After the memoir is published, does the author die?

After the memoir is published, does the author die?

So here I am, years down the road from the start of my journey to redemption. It took a while, but I’ve confronted and mostly overcome the obstacles that stood in the way. My white knuckle grip on the wheel has eased and I’m coasting comfortably in cruise control.

Along the way I wrote in my journal describing both the breakdowns and surges of power as I charted my emotional cartography. It made for a powerful story and when I reached the end of the challenging uphill climbs and perilous switchbacks that demanded my full commitment, I published the memoir as a way to share the adventure and perhaps help others with common backgrounds and enthusiasm for adding joy and meaning to the years that remained.

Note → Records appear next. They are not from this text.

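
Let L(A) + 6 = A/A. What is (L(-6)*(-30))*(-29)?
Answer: -4350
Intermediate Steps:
L(A) = -5 (L(A) = -6 + A/A = -6 + 1 = -5)
(L(-6)*(-30))*(-29) = -5*(-30)*(-29) = 150*(-29) = -4350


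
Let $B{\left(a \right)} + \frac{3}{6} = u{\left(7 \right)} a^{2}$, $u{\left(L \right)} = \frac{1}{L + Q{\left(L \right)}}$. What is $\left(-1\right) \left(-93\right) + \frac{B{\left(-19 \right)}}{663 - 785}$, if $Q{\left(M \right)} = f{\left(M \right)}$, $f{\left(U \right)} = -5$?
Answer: $\frac{5583}{61} \approx 91.525$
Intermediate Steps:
$Q{\left(M \right)} = -5$
$u{\left(L \right)} = \frac{1}{-5 + L}$ ($u{\left(L \right)} = \frac{1}{L - 5} = \frac{1}{-5 + L}$)
$B{\left(a \right)} = - \frac{1}{2} + \frac{a^{2}}{2}$ ($B{\left(a \right)} = - \frac{1}{2} + \frac{a^{2}}{-5 + 7} = - \frac{1}{2} + \frac{a^{2}}{2}$)
$\left(-1\right) \left(-93\right) + \frac{B{\left(-19 \right)}}{663 - 785} = \left(-1\right) \left(-93\right) + \frac{- \frac{1}{2} + \frac{\left(-19\right)^{2}}{2}}{663 - 785} = 93 + \frac{- \frac{1}{2} + \frac{1}{2} \cdot 361}{-122} = 93 + \left(- \frac{1}{2} + \frac{361}{2}\right) \left(- \frac{1}{122}\right) = 93 + 180 \left(- \frac{1}{122}\right) = 93 - \frac{90}{61} = \frac{5583}{61}$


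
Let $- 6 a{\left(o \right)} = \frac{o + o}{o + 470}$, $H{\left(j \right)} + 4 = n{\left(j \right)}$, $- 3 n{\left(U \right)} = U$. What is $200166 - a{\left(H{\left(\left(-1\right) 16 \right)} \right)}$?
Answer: $\frac{424552088}{2121} \approx 2.0017 \cdot 10^{5}$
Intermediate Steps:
$n{\left(U \right)} = - \frac{U}{3}$
$H{\left(j \right)} = -4 - \frac{j}{3}$
$a{\left(o \right)} = - \frac{o}{3 \left(470 + o\right)}$ ($a{\left(o \right)} = - \frac{\left(o + o\right) \frac{1}{o + 470}}{6} = - \frac{2 o \frac{1}{470 + o}}{6} = - \frac{o}{3 \left(470 + o\right)}$)
$200166 - a{\left(H{\left(\left(-1\right) 16 \right)} \right)} = 200166 - - \frac{-4 - \frac{\left(-1\right) 16}{3}}{1410 + 3 \left(-4 - \frac{\left(-1\right) 16}{3}\right)} = 200166 - - \frac{-4 - - \frac{16}{3}}{1410 + 3 \left(-4 - - \frac{16}{3}\right)} = 200166 - - \frac{-4 + \frac{16}{3}}{1410 + 3 \left(-4 + \frac{16}{3}\right)} = 200166 - \left(-1\right) \frac{4}{3} \frac{1}{1410 + 3 \cdot \frac{4}{3}} = 200166 - \left(-1\right) \frac{4}{3} \frac{1}{1410 + 4} = 200166 - \left(-1\right) \frac{4}{3} \cdot \frac{1}{1414} = 200166 - - \frac{2}{2121} = 200166 + \frac{2}{2121} = \frac{424552088}{2121}$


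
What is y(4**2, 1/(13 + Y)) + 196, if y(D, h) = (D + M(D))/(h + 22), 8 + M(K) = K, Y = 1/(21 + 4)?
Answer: 472812/2399 ≈ 197.09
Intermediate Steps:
Y = 1/25 ≈ 0.040000
M(K) = -8 + K
y(D, h) = (-8 + 2*D)/(22 + h) (y(D, h) = (D + (-8 + D))/(h + 22) = (-8 + 2*D)/(22 + h))
y(4**2, 1/(13 + Y)) + 196 = 2*(-4 + 4**2)/(22 + 1/(13 + 1/25)) + 196 = 2*(-4 + 16)/(22 + 1/(326/25)) + 196 = 2*12/(22 + 25/326) + 196 = 2*12/(7197/326) + 196 = 2*(326/7197)*12 + 196 = 2608/2399 + 196 = 472812/2399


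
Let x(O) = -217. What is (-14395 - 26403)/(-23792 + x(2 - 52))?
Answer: 40798/24009 ≈ 1.6993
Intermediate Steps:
(-14395 - 26403)/(-23792 + x(2 - 52)) = (-14395 - 26403)/(-23792 - 217) = -40798/(-24009) = -40798*(-1/24009) = 40798/24009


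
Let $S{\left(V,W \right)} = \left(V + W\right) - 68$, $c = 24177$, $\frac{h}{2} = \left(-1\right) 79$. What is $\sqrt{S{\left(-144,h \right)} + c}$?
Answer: $\sqrt{23807} \approx 154.3$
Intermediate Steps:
$h = -158$ ($h = 2 \left(\left(-1\right) 79\right) = 2 \left(-79\right) = -158$)
$S{\left(V,W \right)} = -68 + V + W$
$\sqrt{S{\left(-144,h \right)} + c} = \sqrt{\left(-68 - 144 - 158\right) + 24177} = \sqrt{-370 + 24177} = \sqrt{23807}$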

So what’s left to do? “Enjoy life,” you say, “With GPS laying out the route all you have to do is sit back and enjoy the ride.”

And therein lies the pitfall, confusing the satisfaction and contentment of “being in the moment,” as rationalization for merely marching in place.

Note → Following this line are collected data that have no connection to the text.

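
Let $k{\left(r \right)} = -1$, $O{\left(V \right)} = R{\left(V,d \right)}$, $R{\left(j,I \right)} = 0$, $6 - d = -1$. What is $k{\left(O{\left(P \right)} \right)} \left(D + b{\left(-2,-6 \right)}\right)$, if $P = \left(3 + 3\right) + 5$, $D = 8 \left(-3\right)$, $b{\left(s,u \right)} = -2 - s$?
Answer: $24$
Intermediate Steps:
$d = 7$ ($d = 6 - -1 = 6 + 1 = 7$)
$D = -24$
$P = 11$ ($P = 6 + 5 = 11$)
$O{\left(V \right)} = 0$
$k{\left(O{\left(P \right)} \right)} \left(D + b{\left(-2,-6 \right)}\right) = - (-24 - 0) = - (-24 + \left(-2 + 2\right)) = - (-24 + 0) = \left(-1\right) \left(-24\right) = 24$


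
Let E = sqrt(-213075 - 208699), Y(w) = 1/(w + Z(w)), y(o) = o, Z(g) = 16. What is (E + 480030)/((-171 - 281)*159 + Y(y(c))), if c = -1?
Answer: -7200450/1078019 - 15*I*sqrt(421774)/1078019 ≈ -6.6793 - 0.0090366*I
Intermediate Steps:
Y(w) = 1/(16 + w) (Y(w) = 1/(w + 16) = 1/(16 + w))
E = I*sqrt(421774) (E = sqrt(-421774) = I*sqrt(421774) ≈ 649.44*I)
(E + 480030)/((-171 - 281)*159 + Y(y(c))) = (I*sqrt(421774) + 480030)/((-171 - 281)*159 + 1/(16 - 1)) = (480030 + I*sqrt(421774))/(-452*159 + 1/15) = (480030 + I*sqrt(421774))/(-71868 + 1/15) = (480030 + I*sqrt(421774))/(-1078019/15) = (480030 + I*sqrt(421774))*(-15/1078019) = -7200450/1078019 - 15*I*sqrt(421774)/1078019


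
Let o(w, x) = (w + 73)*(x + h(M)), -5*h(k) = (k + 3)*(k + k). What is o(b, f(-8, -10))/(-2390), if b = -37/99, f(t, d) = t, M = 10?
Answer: 14380/7887 ≈ 1.8233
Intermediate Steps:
h(k) = -2*k*(3 + k)/5 (h(k) = -(k + 3)*(k + k)/5 = -(3 + k)*2*k/5 = -2*k*(3 + k)/5)
b = -37/99 (b = -37*1/99 = -37/99 ≈ -0.37374)
o(w, x) = (-52 + x)*(73 + w) (o(w, x) = (w + 73)*(x - 2/5*10*(3 + 10)) = (73 + w)*(x - 2/5*10*13) = (73 + w)*(x - 52) = (73 + w)*(-52 + x) = (-52 + x)*(73 + w))
o(b, f(-8, -10))/(-2390) = (-3796 - 52*(-37/99) + 73*(-8) - 37/99*(-8))/(-2390) = (-3796 + 1924/99 - 584 + 296/99)*(-1/2390) = -143800/33*(-1/2390) = 14380/7887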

When I am aware, focused, my antenna raised, taking in the energy that pulses through the universe, it is fulfilling and rewarding. But it is a two-way process. We transmit energy as well as receive it. I must be wary of sitting in front of the buddha, being mindless rather than mindful! It’s easy to use my meditation as an excuse for leaving the bed unmade and the dishes unwashed, postponing the start of the day rather than welcoming it with eager expectation.

For me, the danger is slipping into a do-nothing rut and allowing that groove to grow deep, until – alarm bells – I’m stuck in the last chapter of my memoir. Which is antithetical to what that chapter describes – the joy of turning anxiety into anticipation and overcoming fear with the lure of unknown adventures. Years of mulling over the past led to a conclusion about what was driving me, but the end of the biography is not the end of the journey. To the contrary; it’s the terminus for changes in how I manage my life and recalibrate going forward.

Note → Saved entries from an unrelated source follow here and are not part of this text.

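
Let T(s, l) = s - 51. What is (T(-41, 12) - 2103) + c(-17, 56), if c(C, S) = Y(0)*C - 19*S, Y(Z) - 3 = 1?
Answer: -3327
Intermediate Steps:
T(s, l) = -51 + s
Y(Z) = 4 (Y(Z) = 3 + 1 = 4)
c(C, S) = -19*S + 4*C (c(C, S) = 4*C - 19*S = -19*S + 4*C)
(T(-41, 12) - 2103) + c(-17, 56) = ((-51 - 41) - 2103) + (-19*56 + 4*(-17)) = (-92 - 2103) + (-1064 - 68) = -2195 - 1132 = -3327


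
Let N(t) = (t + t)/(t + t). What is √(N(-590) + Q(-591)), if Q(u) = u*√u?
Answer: √(1 - 591*I*√591) ≈ 84.76 - 84.754*I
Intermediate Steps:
Q(u) = u^(3/2)
N(t) = 1 (N(t) = (2*t)/((2*t)) = (2*t)*(1/(2*t)) = 1)
√(N(-590) + Q(-591)) = √(1 + (-591)^(3/2)) = √(1 - 591*I*√591)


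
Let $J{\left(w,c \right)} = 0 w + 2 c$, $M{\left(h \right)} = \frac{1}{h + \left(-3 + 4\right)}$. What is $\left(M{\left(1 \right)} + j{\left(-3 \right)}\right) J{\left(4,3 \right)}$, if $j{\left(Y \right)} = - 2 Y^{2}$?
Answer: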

I’ve added dimension to my quest for personal peace having learned to accept both ‘what is’ and ‘what is not.’ My goal is a clearly defined boundary protecting me from my arrogance in thinking I have the power to change the behavior of others, and conversely keeping me focused on what I can do; mainly, tell my story whenever an audience appears.

I am not thinking about ‘performance’ when I refer to audience; rather my willingness to reveal the path of my life and offer its lessons, so painfully learned, to any takers.

All of us have within us, a light to shine. Not as gurus or sainted persons, but as the authors of the lives we live, using the tutorial of the past as syllabi for the way forward. The book is not closed.